This is my type of a detail, love the colour red, would Scholl S20 black work well on this kind of paint?? Cheers.


----------



## Klasu81 (Dec 2, 2009)

Stunning BMW! Really nice transformation.


----------



## President Swirl (Oct 23, 2011)

Now that's what I'm God-damn talking about!


----------



## taz007 (Dec 31, 2007)

That is an ace car there just a shame about all the chrome from back in the day


----------



## chefy (May 9, 2011)

Stunning work :thumb: an automotive design masterpiece which you have made look even better, I will look at the rest of your pics later.
I just love these cars, only ever seen 1 other in red, usually in silver or light blue, but this one looks just gorgeous, for me, (being a wee bit old(er)) there are 3 automotive design icons, they are - Jaguar E-Type, Lamborghini Miura and the BMW E9, not necessarily in that order - but for me they are 3 of the most gorgeous cars ever made, and I'm gona buy 1 of each with my £33m lottery win


----------



## Southy1978 (Dec 11, 2014)

Absolutely stunning!!


----------



## Willows-dad (Jul 12, 2012)

Gorgeous car, and great work. Saw a silver csl with batmobile kit the other day. Excuse the rubbish pic.


----------



## Prestige Detail (Aug 27, 2012)

chongo said:


> This is my type of a detail, love the colour red, would Scholl S20 black work well on this kind of paint?? Cheers.

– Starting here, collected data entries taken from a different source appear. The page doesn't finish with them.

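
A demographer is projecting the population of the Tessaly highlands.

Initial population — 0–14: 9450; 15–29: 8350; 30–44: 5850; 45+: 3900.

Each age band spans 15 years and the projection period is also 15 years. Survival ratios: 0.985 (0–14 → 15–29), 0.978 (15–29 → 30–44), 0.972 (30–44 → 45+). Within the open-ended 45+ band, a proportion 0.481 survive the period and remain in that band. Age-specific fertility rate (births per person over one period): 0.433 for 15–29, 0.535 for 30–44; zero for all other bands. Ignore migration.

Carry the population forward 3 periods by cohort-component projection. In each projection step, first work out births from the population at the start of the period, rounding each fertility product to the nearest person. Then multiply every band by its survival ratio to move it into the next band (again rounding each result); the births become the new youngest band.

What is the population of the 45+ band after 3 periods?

14415

Call the bands 1 to 4, youngest first.
— Period 1 —
Births: 8350 × 0.433 = 3616  |  5850 × 0.535 = 3130 → 6746
Band 2: 9450 × 0.985 = 9308
Band 3: 8350 × 0.978 = 8166
Band 4: 5850 × 0.972 + 3900 × 0.481 = 5686 + 1876 = 7562
Giving 6746 / 9308 / 8166 / 7562.
— Period 2 —
Births: 9308 × 0.433 = 4030  |  8166 × 0.535 = 4369 → 8399
Band 2: 6746 × 0.985 = 6645
Band 3: 9308 × 0.978 = 9103
Band 4: 8166 × 0.972 + 7562 × 0.481 = 7937 + 3637 = 11574
Giving 8399 / 6645 / 9103 / 11574.
— Period 3 —
Births: 6645 × 0.433 = 2877  |  9103 × 0.535 = 4870 → 7747
Band 2: 8399 × 0.985 = 8273
Band 3: 6645 × 0.978 = 6499
Band 4: 9103 × 0.972 + 11574 × 0.481 = 8848 + 5567 = 14415
Giving 7747 / 8273 / 6499 / 14415.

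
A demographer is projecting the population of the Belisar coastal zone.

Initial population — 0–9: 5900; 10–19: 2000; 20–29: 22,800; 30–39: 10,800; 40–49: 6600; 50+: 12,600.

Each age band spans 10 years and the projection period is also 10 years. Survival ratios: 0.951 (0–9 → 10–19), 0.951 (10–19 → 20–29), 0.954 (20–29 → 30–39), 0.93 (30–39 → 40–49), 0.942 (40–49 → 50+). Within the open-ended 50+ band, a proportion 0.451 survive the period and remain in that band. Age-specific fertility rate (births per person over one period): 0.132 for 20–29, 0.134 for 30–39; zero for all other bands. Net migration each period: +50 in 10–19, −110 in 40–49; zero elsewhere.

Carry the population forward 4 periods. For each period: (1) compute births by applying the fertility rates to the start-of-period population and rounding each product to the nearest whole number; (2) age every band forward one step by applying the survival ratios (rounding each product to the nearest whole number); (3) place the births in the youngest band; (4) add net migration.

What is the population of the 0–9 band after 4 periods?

1226

After projecting period 1:
Births: 22800 × 0.132 = 3010 ; 10800 × 0.134 = 1447 — total 4457
10–19: 5900 × 0.951 = 5611
20–29: 2000 × 0.951 = 1902
30–39: 22800 × 0.954 = 21751
40–49: 10800 × 0.93 = 10044
50+: 6600 × 0.942 + 12600 × 0.451 = 6217 + 5683 = 11900
Net migration: 10–19 + 50 → 5661; 40–49 − 110 → 9934
End of period: [4457, 5661, 1902, 21751, 9934, 11900]
After projecting period 2:
Births: 1902 × 0.132 = 251 ; 21751 × 0.134 = 2915 — total 3166
10–19: 4457 × 0.951 = 4239
20–29: 5661 × 0.951 = 5384
30–39: 1902 × 0.954 = 1815
40–49: 21751 × 0.93 = 20228
50+: 9934 × 0.942 + 11900 × 0.451 = 9358 + 5367 = 14725
Net migration: 10–19 + 50 → 4289; 40–49 − 110 → 20118
End of period: [3166, 4289, 5384, 1815, 20118, 14725]
After projecting period 3:
Births: 5384 × 0.132 = 711 ; 1815 × 0.134 = 243 — total 954
10–19: 3166 × 0.951 = 3011
20–29: 4289 × 0.951 = 4079
30–39: 5384 × 0.954 = 5136
40–49: 1815 × 0.93 = 1688
50+: 20118 × 0.942 + 14725 × 0.451 = 18951 + 6641 = 25592
Net migration: 10–19 + 50 → 3061; 40–49 − 110 → 1578
End of period: [954, 3061, 4079, 5136, 1578, 25592]
After projecting period 4:
Births: 4079 × 0.132 = 538 ; 5136 × 0.134 = 688 — total 1226
10–19: 954 × 0.951 = 907
20–29: 3061 × 0.951 = 2911
30–39: 4079 × 0.954 = 3891
40–49: 5136 × 0.93 = 4776
50+: 1578 × 0.942 + 25592 × 0.451 = 1486 + 11542 = 13028
Net migration: 10–19 + 50 → 957; 40–49 − 110 → 4666
End of period: [1226, 957, 2911, 3891, 4666, 13028]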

Chongo, S20 will work, prob with cars of this age is that you'll rarely find an example with original paint, if you're lucky you'll find one like this one that's had a complete re spray, if you're unlucky then .......:doublesho


----------



## justina3 (Jan 11, 2008)

amazing job and great write up covering the materials you used ect 

big thumbs up


----------